The most exciting part of the paper is a "hack" they discovered.

They realized that the RFT method works so well because it generates high-quality, natural-looking practice data. So, they tried this:

  1. Let the AI practice with RFT for a little while (just enough to get some good examples).
  2. Take those examples (the AI's own "thinking process" and correct answers).
  3. Use those examples to train the AI using the fast SFT method.

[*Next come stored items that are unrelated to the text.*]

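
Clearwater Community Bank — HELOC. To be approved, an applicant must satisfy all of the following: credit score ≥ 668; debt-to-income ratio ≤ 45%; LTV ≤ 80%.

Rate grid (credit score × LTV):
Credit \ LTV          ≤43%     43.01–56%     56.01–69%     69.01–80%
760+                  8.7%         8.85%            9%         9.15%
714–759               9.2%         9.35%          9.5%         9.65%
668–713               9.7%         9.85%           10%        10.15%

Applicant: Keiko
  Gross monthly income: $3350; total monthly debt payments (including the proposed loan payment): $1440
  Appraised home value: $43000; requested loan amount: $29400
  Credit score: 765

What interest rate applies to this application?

Credit score 765 ≥ 668; DTI: 1,440 ÷ 3,350 = 43%, within the 45% cap
Loan-to-value = 29,400/43,000 = 68.4% — pass (80% max)
Score 765 is in the 760+ band; LTV 68.4% is in the 56.01–69% band → 9%.

9%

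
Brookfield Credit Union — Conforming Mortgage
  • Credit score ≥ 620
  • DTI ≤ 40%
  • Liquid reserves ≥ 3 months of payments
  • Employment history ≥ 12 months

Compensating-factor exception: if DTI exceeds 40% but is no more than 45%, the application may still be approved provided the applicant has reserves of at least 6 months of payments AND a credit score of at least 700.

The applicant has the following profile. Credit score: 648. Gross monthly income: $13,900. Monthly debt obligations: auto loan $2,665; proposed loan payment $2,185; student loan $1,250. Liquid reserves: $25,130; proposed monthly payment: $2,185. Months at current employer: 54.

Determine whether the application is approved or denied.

Denied

Credit score 648 ≥ 620 (meets base)
Total debts = (2,665 + 2,185 + 1,250) = 6,100. DTI = 6,100/13,900 = 43.9% > 40% — standard DTI limit exceeded.
Reserves = 25,130/2,185 = 11.5 months ≥ 3
Employment 54 ≥ 12 months
DTI 43.9% is within the 40%–45% exception band; checking compensating factors.
Reserves 11.5 ≥ 6 months; credit score 648 < 700.
Compensating-factor requirement not fully met.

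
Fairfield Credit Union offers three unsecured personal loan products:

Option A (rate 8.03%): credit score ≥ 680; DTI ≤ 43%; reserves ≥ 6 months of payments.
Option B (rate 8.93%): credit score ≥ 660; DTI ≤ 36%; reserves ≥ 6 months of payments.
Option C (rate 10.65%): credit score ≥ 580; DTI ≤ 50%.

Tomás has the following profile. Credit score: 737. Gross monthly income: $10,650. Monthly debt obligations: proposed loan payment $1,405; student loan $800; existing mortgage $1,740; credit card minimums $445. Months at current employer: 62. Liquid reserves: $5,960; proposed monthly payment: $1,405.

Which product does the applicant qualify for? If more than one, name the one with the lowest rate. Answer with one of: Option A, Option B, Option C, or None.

Total debts = (1,405 + 800 + 1,740 + 445) = 4,390; DTI = 4,390/10,650 = 41.2%.
Reserves = 5,960/1,405 = 4.2 months.
Option A: score 737 ≥ 680; DTI 41.2% ≤ 43%; reserves 4.2 < 6 mo → does not qualify.
Option B: score 737 ≥ 660; DTI 41.2% > 36%; reserves 4.2 < 6 mo → does not qualify.
Option C: score 737 ≥ 580; DTI 41.2% ≤ 50% → qualifies.

Option C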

The Result: The AI learned the puzzle almost as fast as standard SFT, but it didn't forget its old knowledge!

The Takeaway for Everyone

The paper teaches us a valuable lesson about learning, not just for computers, but for us too:

  • Don't just memorize the answer. If you force yourself to memorize a solution without understanding the "why" (the reasoning), you might forget what you already knew.
  • Learn from your own mistakes. When you try to solve a problem yourself, even if you fail, the process of thinking through it keeps your brain connected to what you already know.
  • Data matters more than the method. It doesn't matter if you use a "smart" algorithm or a "dumb" one; if the material you are studying feels natural and aligned with what you already know, you will learn better without losing your past.

In short: Reinforcement Fine-Tuning (RFT) is better at preserving knowledge because it forces the AI to learn using its own "voice" and logic, rather than forcing it to memorize alien answers that clash with its existing brain.